Since 2010, the schools received more than $2 million in federal grants, which was used to buy desktop computers, iPads, and software programs to test students on English, math, and science comprehension.
In addition, the schools hired curriculum instructors, added more professional development courses for teachers, created smaller learning groups for students, and created teams where educators would meet together and cross-reference data to create individual learning programs for students.
In addition, in order to create a more stable learning environment, Latham reached an agreement with the teachers union that would allow for the principals at Harrington and Connery to approve any new teacher hire.

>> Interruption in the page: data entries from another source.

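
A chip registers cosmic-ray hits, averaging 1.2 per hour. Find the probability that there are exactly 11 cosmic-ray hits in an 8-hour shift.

Over the interval, μ = 1.2 × 8 = 9.6 (an 8-hour shift = 8 hours).
P(N = 11) = e^(−μ) μ^11/11! = e^(−9.6) · 9.6^11/39916800 ≈ 0.1083.

0.1083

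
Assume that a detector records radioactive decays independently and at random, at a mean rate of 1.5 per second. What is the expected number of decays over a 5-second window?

7.5

E[N] = λt = 1.5 × 5 = 7.5 (a 5-second window = 5 seconds).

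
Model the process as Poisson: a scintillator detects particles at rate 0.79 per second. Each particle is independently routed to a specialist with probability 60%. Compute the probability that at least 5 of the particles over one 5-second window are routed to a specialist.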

Dill and Ruggiero said mobility, especially among the students, is part of the day-to-day environment within the schools.
At each school, more than 20 percent of the student population will either enroll or withdraw during the year.
The turnover, combined with students learning a language that is not primarily spoken at home, and other issues — such as poverty and homelessness — create an array of challenges for educators.
“About one-third of the kids who start in kindergarten finish the fifth grade here,” said Ruggiero.
Three years ago, the Level 4 designation also changed the thinking about how to deal with a student’s emotions.
Since then, the schools have hired social workers, given teachers trauma-sensitive classroom training, and had the Lynn Community Health Center set up medical clinics, complete with full-time nurse practitioners, social workers, and visiting doctors, in the buildings.
Also, each month, students and families can access free food from the Greater Boston Food Bank, and can also receive free school supplies.
Ruggerio said she sees these additional resources as an important element in the gains taking place at her school.
“One of my top priorities is the social and emotional well-being of the child,” Harrington’s principal said.